When the elder Springall defected from the tech industry to the coffee business, San Jose’s once-vibrant SoFA District was on the verge of being hollowed out by the Great Recession. But under the guidance of Papa Gianni, who founded San Francisco’s iconic Caffe Trieste, he made it work, opening his own shop under the same name.
“I still remember that day,” Caroline says. “Papa Gianni was, like, 90. They shook hands, and he said something like, ‘Now we are family.’ It was a very Godfather moment.”
After a few years, Springall decided to venture off on his own, trading the Trieste brand for Frascati—an homage to the Italian city he fell in love with when he worked there as an engineer in his twenties. Alfredo Muccino, a native of Rome who co-owned Liquid Agency a few blocks down from the café, helped Springall with branding. Muccino created Frascati’s logo of a mythical-looking creature steaming out of the coffee mug and San Jose artist Ben Henderson painted the gold-and-red design above the menu.
“It was really with the help of the community that we established our identity,” Caroline says. “My dad and I knew nothing about this business going into it, so we really were learning together, evolving with what worked and adjusting to what didn’t work.”
With Springall’s love for opera and his daughter’s skills as an artist, however, Frascati’s evolvement into a performing-arts hub was an inevitability. That reverence for artists has earned the cafe reciprocal respect and—on many occasions, as evidenced by some of the many photos that adorn the café’s walls—intimate moments with famous performers.
One of Springall’s most memorable celebrity encounters at the café was also one of the most embarrassing. In 2015, comedian Eddie Izzard wanted to swing by Caffe Frascati before his performance at the nearby California Theatre.

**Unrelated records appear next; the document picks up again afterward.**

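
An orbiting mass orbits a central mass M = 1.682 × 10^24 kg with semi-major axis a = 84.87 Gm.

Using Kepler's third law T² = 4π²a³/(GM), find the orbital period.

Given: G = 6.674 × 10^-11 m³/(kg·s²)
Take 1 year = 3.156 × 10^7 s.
M = 1.682 × 10^24 kg
GM = G × M = 6.674 × 10^-11 × 1.682 × 10^24 = 1.12257 × 10^14 m³/s²
a = 84.87 Gm = 8.487 × 10^10 m
a³ = 6.11312 × 10^32 m³
T = 2π √(a³/GM) = 2π √((6.11312 × 10^32) / (1.12257 × 10^14)) = 2π × 2.33359 × 10^9 s
T = 1.46624 × 10^10 s ≈ 464.6 years

Final answer: 464.6 years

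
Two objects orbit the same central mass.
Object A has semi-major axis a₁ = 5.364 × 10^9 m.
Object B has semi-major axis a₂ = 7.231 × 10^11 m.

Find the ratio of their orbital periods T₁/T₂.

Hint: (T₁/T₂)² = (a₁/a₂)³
a₁ = 5.364 × 10^9 m
a₂ = 7.231 × 10^11 m
a₁/a₂ = 0.00741806
T₁/T₂ = (a₁/a₂)^(3/2) = (0.00741806)^1.5 = 0.000638904

Final answer: T₁/T₂ = 0.0006389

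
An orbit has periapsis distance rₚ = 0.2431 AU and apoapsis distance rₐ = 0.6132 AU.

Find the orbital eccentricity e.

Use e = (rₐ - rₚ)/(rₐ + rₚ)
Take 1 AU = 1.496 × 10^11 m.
rₚ = 0.2431 AU = 3.63678 × 10^10 m
rₐ = 0.6132 AU = 9.17347 × 10^10 m
rₐ − rₚ = 5.5367 × 10^10 m
rₐ + rₚ = 1.28102 × 10^11 m
e = (rₐ − rₚ)/(rₐ + rₚ) = 0.432208

Final answer: e = 0.4322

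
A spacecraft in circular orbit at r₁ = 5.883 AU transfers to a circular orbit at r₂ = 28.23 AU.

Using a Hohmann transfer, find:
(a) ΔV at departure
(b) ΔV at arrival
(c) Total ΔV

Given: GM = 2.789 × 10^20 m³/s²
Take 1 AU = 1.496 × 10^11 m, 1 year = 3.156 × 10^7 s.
r₁ = 5.883 AU = 8.80097 × 10^11 m
r₂ = 28.23 AU = 4.22321 × 10^12 m
GM = 2.789 × 10^20 m³/s²
Transfer ellipse: a_t = (r₁ + r₂)/2 = 2.55165 × 10^12 m
Circular speed at r₁: v₁ = √(GM/r₁) = 17801.6 m/s
Transfer speed at r₁ (periapsis): v₁ₜ = √(GM(2/r₁ − 1/a_t)) = 22901.8 m/s
(a) ΔV₁ = v₁ₜ − v₁ = 5100.19 m/s ≈ 1.076 AU/year
Circular speed at r₂: v₂ = √(GM/r₂) = 8126.49 m/s
Transfer speed at r₂ (apoapsis): v₂ₜ = √(GM(2/r₂ − 1/a_t)) = 4772.63 m/s
(b) ΔV₂ = v₂ − v₂ₜ = 3353.86 m/s ≈ 0.7075 AU/year
(c) ΔV_total = ΔV₁ + ΔV₂ = 8454.06 m/s ≈ 1.783 AU/year

Final answer:
(a) ΔV₁ = 1.076 AU/year
(b) ΔV₂ = 0.7075 AU/year
(c) ΔV_total = 1.783 AU/year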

“The café was packed and the line of people waiting to see his show stretched up the street past our door,” Springall recalls. “So, we had to smuggle him in through the back alley and all the dumpsters, with his high heels and perfect makeup. I was mortified, but he thought it was hilarious and hung out with us and took selfies with everyone until it was time for the show.”
When he opened up shop, Springall says, he wanted it to be a place for musicians and artists and was pleasantly surprised when so many took initiative to approach him. “Almost immediately, people started coming in and asking if they could perform there,” he tells San Jose Inside, “so we bought a sound system, then a piano, then built a stage and it’s continued to grow from there.”
Unlike many venues that welcome open mics, which tend to be short-lived, Caffe Frascati stuck with its performers even when the events were sparsely attended. That the weekly events have endured as long as they have is a rarity, McGee says. “Most venues get tired of stuff after a few years,” he says. “But those shows have gotten better with time.”
Frascati’s appeal for showrunners, in some ways, defies logic.
“If you were to design a performance space, you would not design something that looks like Frascati,” McGee muses in a recent interview. “You would want something way less cramped and maybe something less rundown and with better food. I think Frascati’s success with these events and the reason it’s become such a touchstone has more to do with its sheer willingness to have unlocked doors.”
Sanchez shares a similar sentiment.
“I think Frascati’s biggest influence on others is that it made us feel like it’s OK to experiment,” he says. “I’m going to miss that. At the same time, change is good and I’m excited to see what the place becomes.”